First, I was encouraged to pursue higher education despite a lack of family precedent or financial resources. Fortunately, there is widespread agreement that girls and young women in the developing world should be encouraged to do the same, and promising efforts are underway to ensure that more girls can finish secondary school and have access to higher education.
Next, using family planning allowed me to prevent unintended pregnancy while I finished my education and then began a career. I am not alone in recognizing the power of contraception for realizing my goals. In 2011, the Guttmacher Institute surveyed a large number of women in the United States and a majority reported that access to contraceptives had enabled them to take better care of themselves or their families, support themselves financially, complete their education, and get or keep a job. And yet improving access to contraception remains an under-utilized strategy for ensuring that young girls and women in developing countries can similarly plan their futures and achieve their dreams.
Finally, from a young age my mother instilled in me the importance of being financially independent. Doing so requires a combination of being gainfully employed and empowered to make financial decisions. And yet too few girls around the world are exposed to a broad range of potential careers, and too few women are given decision-making authority over their own or the household’s income. Fortunately, efforts are underway to change that through diverse workforce development and economic empowerment programs.

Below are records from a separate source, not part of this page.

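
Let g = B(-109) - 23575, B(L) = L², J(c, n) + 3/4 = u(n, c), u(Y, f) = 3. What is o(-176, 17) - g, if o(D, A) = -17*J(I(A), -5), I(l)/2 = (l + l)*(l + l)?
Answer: 46623/4 ≈ 11656.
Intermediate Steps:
I(l) = 8*l² (I(l) = 2*((l + l)*(l + l)) = 2*((2*l)*(2*l)) = 2*(4*l²) = 8*l²)
J(c, n) = 9/4 (J(c, n) = -¾ + 3 = 9/4)
o(D, A) = -153/4 (o(D, A) = -17*9/4 = -153/4)
g = -11694 (g = (-109)² - 23575 = 11881 - 23575 = -11694)
o(-176, 17) - g = -153/4 - 1*(-11694) = -153/4 + 11694 = 46623/4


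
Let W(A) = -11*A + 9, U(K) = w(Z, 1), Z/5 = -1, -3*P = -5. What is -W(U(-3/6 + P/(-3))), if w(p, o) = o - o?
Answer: -9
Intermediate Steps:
P = 5/3 (P = -1/3*(-5) = 5/3 ≈ 1.6667)
Z = -5 (Z = 5*(-1) = -5)
w(p, o) = 0
U(K) = 0
W(A) = 9 - 11*A
-W(U(-3/6 + P/(-3))) = -(9 - 11*0) = -(9 + 0) = -1*9 = -9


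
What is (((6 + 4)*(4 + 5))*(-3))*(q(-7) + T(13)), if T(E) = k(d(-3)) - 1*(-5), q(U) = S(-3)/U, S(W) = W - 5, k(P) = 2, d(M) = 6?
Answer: -15390/7 ≈ -2198.6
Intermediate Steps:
S(W) = -5 + W
q(U) = -8/U (q(U) = (-5 - 3)/U = -8/U)
T(E) = 7 (T(E) = 2 - 1*(-5) = 2 + 5 = 7)
(((6 + 4)*(4 + 5))*(-3))*(q(-7) + T(13)) = (((6 + 4)*(4 + 5))*(-3))*(-8/(-7) + 7) = ((10*9)*(-3))*(-8*(-⅐) + 7) = (90*(-3))*(8/7 + 7) = -270*57/7 = -15390/7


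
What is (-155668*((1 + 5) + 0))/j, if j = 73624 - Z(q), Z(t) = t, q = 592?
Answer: -38917/3043 ≈ -12.789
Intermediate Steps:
j = 73032 (j = 73624 - 1*592 = 73624 - 592 = 73032)
(-155668*((1 + 5) + 0))/j = -155668*((1 + 5) + 0)/73032 = -155668*(6 + 0)*(1/73032) = -155668*6*(1/73032) = -934008*1/73032 = -38917/3043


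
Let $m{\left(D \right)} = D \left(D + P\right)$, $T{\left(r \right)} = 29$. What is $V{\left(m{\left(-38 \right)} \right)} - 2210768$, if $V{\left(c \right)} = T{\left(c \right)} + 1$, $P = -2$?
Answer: $-2210738$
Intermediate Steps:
$m{\left(D \right)} = D \left(-2 + D\right)$ ($m{\left(D \right)} = D \left(D - 2\right) = D \left(-2 + D\right)$)
$V{\left(c \right)} = 30$ ($V{\left(c \right)} = 29 + 1 = 30$)
$V{\left(m{\left(-38 \right)} \right)} - 2210768 = 30 - 2210768 = -2210738$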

In the end, by being lucky enough to receive a holistic mix of positive education, health, and livelihood messaging and support I was able to overcome a whole range of challenges and thrive. If any one of those elements had been removed, I have a hard time imagining I’d be where I am now. And that’s no different for other young women, wherever they may live. For too long we have collectively approached the issues faced by girls and women living in developing countries through narrowly fragmented perspectives. When we focus on health without addressing education, or on education without economic empowerment, the more opportunities we’ve missed to amplify impact or see long-term results. On this International Women’s Day, I believe we can do better. Several efforts using an intentionally holistic approach to support young women can offer inspiration, from mentoring and positive youth development, to integrated education and health programs. The faster we look at women and girls less as laundry lists of distinct problems and more as real people with complex lives and ideas, the faster we’ll see healthier and more productive families, communities, economies, and societies around the world.